I am working on an ASP.NET website which uses forms authentication with a custom authentication mechanism (which sets e.Authenticated
programmatically on protected void Login_Authenticate(object sender, AuthenticateEventArgs e)
).
I have an ASP.NET sitemap. Some elements must be displayed only to logged in users. Others must be displayed only to one, unique user (ie. administrator, identified by a user name which will never change).
What I want to avoid:
- Set a custom role provider: too much code to write for a such basic thing,
- Transform the existing code, for example by removing sitemap and replacing it by a code-behind solution.
What I want to do:
- A pure code-behind solution which will let me assign roles on authenticate event.
Is it possible? How? If not, is there an easy-to-do workaround?
As Matthew says, building a principal and setting it yourself at the right moment is the easiest way to take advantage of all of the built in Role based goodies like SiteMap.
But there is a much easier standards based method of implementing this than shown by MSDN.
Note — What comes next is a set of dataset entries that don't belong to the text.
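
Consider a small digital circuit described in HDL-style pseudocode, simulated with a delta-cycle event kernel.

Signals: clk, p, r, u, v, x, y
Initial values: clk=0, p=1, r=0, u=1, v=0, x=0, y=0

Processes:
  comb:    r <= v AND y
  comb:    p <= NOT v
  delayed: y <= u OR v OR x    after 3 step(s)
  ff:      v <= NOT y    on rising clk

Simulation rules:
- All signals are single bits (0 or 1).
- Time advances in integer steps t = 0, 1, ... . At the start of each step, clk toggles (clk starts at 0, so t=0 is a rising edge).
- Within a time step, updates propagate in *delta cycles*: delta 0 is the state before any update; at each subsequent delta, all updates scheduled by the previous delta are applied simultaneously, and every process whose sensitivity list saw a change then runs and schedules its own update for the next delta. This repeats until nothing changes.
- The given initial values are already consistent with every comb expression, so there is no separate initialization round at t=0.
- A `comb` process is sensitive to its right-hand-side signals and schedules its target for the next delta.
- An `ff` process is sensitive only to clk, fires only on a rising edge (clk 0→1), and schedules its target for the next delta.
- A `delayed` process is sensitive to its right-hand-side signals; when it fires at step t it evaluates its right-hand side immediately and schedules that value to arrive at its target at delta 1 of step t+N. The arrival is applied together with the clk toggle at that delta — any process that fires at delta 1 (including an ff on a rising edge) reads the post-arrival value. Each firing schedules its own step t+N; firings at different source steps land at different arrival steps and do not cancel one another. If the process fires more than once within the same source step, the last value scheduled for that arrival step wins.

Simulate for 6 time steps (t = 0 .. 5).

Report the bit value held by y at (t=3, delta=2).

1

t=0 Δ0: r=0 clk=0 p=1 v=0 y=0 u=1 x=0
  Δ1: clk:0→1
  Δ2: v:0→1
  Δ3: p:1→0
  (3Δ to stable)
t=1 Δ0: r=0 clk=1 p=0 v=1 y=0 u=1 x=0
  Δ1: clk:1→0
  (1Δ to stable)
t=2 Δ0: r=0 clk=0 p=0 v=1 y=0 u=1 x=0
  Δ1: clk:0→1
  (1Δ to stable)
t=3 Δ0: r=0 clk=1 p=0 v=1 y=0 u=1 x=0
  Δ1: clk:1→0, y:0→1
  Δ2: r:0→1
  (2Δ to stable)
t=4 Δ0: r=1 clk=0 p=0 v=1 y=1 u=1 x=0
  Δ1: clk:0→1
  Δ2: v:1→0
  Δ3: r:1→0, p:0→1
  (3Δ to stable)
t=5 Δ0: r=0 clk=1 p=1 v=0 y=1 u=1 x=0
  Δ1: clk:1→0
  (1Δ to stable)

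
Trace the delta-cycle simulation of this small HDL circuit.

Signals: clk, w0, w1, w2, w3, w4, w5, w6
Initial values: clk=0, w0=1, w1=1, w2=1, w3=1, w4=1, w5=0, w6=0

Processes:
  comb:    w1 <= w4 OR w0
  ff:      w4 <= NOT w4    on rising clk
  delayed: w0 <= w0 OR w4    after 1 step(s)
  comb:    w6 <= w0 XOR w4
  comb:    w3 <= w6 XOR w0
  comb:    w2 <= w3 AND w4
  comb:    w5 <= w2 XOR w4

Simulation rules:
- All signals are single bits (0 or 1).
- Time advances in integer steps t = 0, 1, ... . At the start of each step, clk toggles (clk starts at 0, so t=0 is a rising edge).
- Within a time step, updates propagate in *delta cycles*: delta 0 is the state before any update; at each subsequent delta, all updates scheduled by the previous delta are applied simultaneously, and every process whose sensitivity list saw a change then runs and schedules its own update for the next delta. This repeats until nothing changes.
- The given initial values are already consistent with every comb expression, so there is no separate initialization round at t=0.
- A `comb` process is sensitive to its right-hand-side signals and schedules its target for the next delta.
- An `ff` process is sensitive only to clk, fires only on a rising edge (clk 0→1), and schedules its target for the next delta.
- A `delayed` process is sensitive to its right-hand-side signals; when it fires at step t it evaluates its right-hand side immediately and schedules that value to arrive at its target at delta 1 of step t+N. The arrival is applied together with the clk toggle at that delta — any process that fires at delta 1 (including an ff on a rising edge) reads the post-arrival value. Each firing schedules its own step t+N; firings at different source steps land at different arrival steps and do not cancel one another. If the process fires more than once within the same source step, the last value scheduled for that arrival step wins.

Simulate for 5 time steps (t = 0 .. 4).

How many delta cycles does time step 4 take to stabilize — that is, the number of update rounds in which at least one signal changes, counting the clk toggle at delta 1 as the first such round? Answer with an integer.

4

[bits: w1,w0,w2,w6,w5,clk,w3,w4]
t=0: Δ0=11100011 Δ1=11100111 Δ2=11100110 Δ3=11011110 Δ4=11010100 | 4Δ
t=1: Δ0=11010100 Δ1=11010000 | 1Δ
t=2: Δ0=11010000 Δ1=11010100 Δ2=11010101 Δ3=11001101 Δ4=11001111 Δ5=11101111 Δ6=11100111 | 6Δ
t=3: Δ0=11100111 Δ1=11100011 | 1Δ
t=4: Δ0=11100011 Δ1=11100111 Δ2=11100110 Δ3=11011110 Δ4=11010100 | 4Δ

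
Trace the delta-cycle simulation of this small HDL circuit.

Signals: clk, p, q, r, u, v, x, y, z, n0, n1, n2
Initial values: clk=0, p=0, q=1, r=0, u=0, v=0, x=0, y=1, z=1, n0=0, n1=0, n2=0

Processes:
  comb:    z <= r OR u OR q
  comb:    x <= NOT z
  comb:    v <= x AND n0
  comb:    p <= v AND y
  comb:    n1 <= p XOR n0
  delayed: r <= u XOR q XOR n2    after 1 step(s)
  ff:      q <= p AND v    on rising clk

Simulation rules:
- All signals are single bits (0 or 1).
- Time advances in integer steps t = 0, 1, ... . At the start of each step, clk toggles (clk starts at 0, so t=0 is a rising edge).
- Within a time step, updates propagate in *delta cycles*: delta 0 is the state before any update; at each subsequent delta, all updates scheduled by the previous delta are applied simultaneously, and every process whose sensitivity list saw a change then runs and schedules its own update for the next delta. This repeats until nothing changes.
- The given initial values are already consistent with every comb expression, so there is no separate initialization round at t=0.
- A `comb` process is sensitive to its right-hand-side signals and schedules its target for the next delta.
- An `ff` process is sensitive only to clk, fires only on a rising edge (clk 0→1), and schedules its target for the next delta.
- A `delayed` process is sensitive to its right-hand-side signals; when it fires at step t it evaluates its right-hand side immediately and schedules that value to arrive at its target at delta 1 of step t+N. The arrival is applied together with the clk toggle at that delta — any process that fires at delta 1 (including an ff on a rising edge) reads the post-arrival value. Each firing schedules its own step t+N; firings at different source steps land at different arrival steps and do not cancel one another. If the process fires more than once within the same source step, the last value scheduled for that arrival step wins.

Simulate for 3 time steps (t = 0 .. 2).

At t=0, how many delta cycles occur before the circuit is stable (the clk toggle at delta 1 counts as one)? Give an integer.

t0.Δ0 q=1 n0=0 p=0 u=0 x=0 clk=0 r=0 y=1 v=0 n1=0 n2=0 z=1
t0.Δ1 q=1 n0=0 p=0 u=0 x=0 clk=1 r=0 y=1 v=0 n1=0 n2=0 z=1
t0.Δ2 q=0 n0=0 p=0 u=0 x=0 clk=1 r=0 y=1 v=0 n1=0 n2=0 z=1
t0.Δ3 q=0 n0=0 p=0 u=0 x=0 clk=1 r=0 y=1 v=0 n1=0 n2=0 z=0
t0.Δ4 q=0 n0=0 p=0 u=0 x=1 clk=1 r=0 y=1 v=0 n1=0 n2=0 z=0
t1.Δ0 q=0 n0=0 p=0 u=0 x=1 clk=1 r=0 y=1 v=0 n1=0 n2=0 z=0
t1.Δ1 q=0 n0=0 p=0 u=0 x=1 clk=0 r=0 y=1 v=0 n1=0 n2=0 z=0
t2.Δ0 q=0 n0=0 p=0 u=0 x=1 clk=0 r=0 y=1 v=0 n1=0 n2=0 z=0
t2.Δ1 q=0 n0=0 p=0 u=0 x=1 clk=1 r=0 y=1 v=0 n1=0 n2=0 z=0

4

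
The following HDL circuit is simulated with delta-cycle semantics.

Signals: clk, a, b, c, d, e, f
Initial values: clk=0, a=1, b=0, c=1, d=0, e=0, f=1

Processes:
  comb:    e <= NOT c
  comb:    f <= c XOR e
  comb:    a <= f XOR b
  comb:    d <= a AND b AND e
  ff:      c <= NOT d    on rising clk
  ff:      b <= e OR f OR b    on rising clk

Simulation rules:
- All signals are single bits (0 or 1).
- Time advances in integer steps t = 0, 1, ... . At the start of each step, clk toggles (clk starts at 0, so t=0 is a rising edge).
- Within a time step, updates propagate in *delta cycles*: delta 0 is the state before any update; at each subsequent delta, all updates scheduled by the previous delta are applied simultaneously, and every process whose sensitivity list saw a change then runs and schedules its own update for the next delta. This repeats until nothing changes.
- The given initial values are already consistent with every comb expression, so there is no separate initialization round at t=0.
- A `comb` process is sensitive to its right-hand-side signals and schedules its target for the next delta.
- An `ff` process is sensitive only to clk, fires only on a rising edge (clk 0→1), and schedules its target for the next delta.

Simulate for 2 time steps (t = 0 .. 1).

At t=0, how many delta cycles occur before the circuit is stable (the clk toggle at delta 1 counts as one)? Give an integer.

3

t0.Δ0 f=1 d=0 e=0 b=0 c=1 a=1 clk=0
t0.Δ1 f=1 d=0 e=0 b=0 c=1 a=1 clk=1
t0.Δ2 f=1 d=0 e=0 b=1 c=1 a=1 clk=1
t0.Δ3 f=1 d=0 e=0 b=1 c=1 a=0 clk=1
t1.Δ0 f=1 d=0 e=0 b=1 c=1 a=0 clk=1
t1.Δ1 f=1 d=0 e=0 b=1 c=1 a=0 clk=0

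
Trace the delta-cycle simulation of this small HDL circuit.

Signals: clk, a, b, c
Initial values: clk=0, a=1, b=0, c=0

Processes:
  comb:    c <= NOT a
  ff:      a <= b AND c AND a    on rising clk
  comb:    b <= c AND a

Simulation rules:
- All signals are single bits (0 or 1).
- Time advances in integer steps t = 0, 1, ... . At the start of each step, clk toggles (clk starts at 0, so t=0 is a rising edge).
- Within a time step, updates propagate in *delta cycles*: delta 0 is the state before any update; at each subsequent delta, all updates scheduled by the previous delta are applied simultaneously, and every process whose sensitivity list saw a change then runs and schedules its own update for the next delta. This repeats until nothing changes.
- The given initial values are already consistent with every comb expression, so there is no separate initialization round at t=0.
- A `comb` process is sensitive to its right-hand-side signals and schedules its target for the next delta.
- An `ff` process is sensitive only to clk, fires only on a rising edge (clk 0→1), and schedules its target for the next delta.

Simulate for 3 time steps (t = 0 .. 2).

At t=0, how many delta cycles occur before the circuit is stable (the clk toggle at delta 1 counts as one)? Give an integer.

3

t=0 Δ0: c=0 b=0 a=1 clk=0
  Δ1: clk:0→1
  Δ2: a:1→0
  Δ3: c:0→1
  (3Δ to stable)
t=1 Δ0: c=1 b=0 a=0 clk=1
  Δ1: clk:1→0
  (1Δ to stable)
t=2 Δ0: c=1 b=0 a=0 clk=0
  Δ1: clk:0→1
  (1Δ to stable)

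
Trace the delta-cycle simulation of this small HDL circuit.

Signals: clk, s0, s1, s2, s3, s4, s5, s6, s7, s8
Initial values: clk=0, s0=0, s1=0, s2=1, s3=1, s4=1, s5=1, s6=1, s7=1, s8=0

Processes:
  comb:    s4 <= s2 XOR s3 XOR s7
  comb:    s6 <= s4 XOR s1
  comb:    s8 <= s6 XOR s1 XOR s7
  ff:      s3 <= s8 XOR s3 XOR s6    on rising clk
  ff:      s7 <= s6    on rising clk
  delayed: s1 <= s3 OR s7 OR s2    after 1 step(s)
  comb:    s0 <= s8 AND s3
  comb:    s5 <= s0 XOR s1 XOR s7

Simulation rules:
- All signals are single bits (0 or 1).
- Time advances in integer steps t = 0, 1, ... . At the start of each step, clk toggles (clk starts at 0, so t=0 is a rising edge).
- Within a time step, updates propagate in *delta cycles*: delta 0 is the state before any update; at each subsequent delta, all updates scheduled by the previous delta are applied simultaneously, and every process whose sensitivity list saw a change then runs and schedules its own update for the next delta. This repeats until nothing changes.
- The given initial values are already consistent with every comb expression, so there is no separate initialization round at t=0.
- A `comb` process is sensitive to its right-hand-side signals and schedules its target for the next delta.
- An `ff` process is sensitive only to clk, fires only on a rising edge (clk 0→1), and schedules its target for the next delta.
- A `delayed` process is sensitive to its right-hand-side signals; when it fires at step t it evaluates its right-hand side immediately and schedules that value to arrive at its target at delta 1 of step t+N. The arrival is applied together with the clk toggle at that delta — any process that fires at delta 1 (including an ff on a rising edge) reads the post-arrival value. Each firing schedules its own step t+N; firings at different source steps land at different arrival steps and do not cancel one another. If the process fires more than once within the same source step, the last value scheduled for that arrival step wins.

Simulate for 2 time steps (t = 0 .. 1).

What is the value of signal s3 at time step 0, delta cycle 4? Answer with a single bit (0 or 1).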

This is how I implement a simple role provider
Global.asax
using System;
using System.Collections.Specialized;
using System.Security.Principal;
using System.Threading;
using System.Web;
using System.Web.Security;
namespace SimpleRoles
{
public class Global : HttpApplication
{
private static readonly NameValueCollection Roles =
new NameValueCollection(StringComparer.InvariantCultureIgnoreCase)
{
{"administrator", "admins"},
// note, a user can be in more than one role
{"administrator", "codePoets"},
};
protected void Application_AuthenticateRequest(object sender, EventArgs e)
{
HttpCookie cookie = Request.Cookies[FormsAuthentication.FormsCookieName];
if (cookie != null)
{
FormsAuthenticationTicket ticket = FormsAuthentication.Decrypt(cookie.Value);
Context.User = Thread.CurrentPrincipal =
new GenericPrincipal(Context.User.Identity, Roles.GetValues(ticket.Name));
}
}
}
}
To manually check the user in the context of a Page codebehind:
if (User.IsInRole("admins"))
{
// allow something
}
Elsewhere just get the user off of the current context
if (HttpContext.Current.User.IsInRole("admins"))
{
// allow something
}
I use this technique which microsoft recommends:
http://msdn.microsoft.com/en-us/library/aa302399.aspx
In global asax I intercept the auth cookie, and then set the thread principle and the HttpContext user and the roles for the same. After you can use HttpContext.Current.User.IsInRole("foo"), which is much the same sort of code you would use in the WinForm equivallent.
The more you can rely on built in patterns, the more likely it will be secure and the more likely the maintenance developer will recognize how to use the pattern.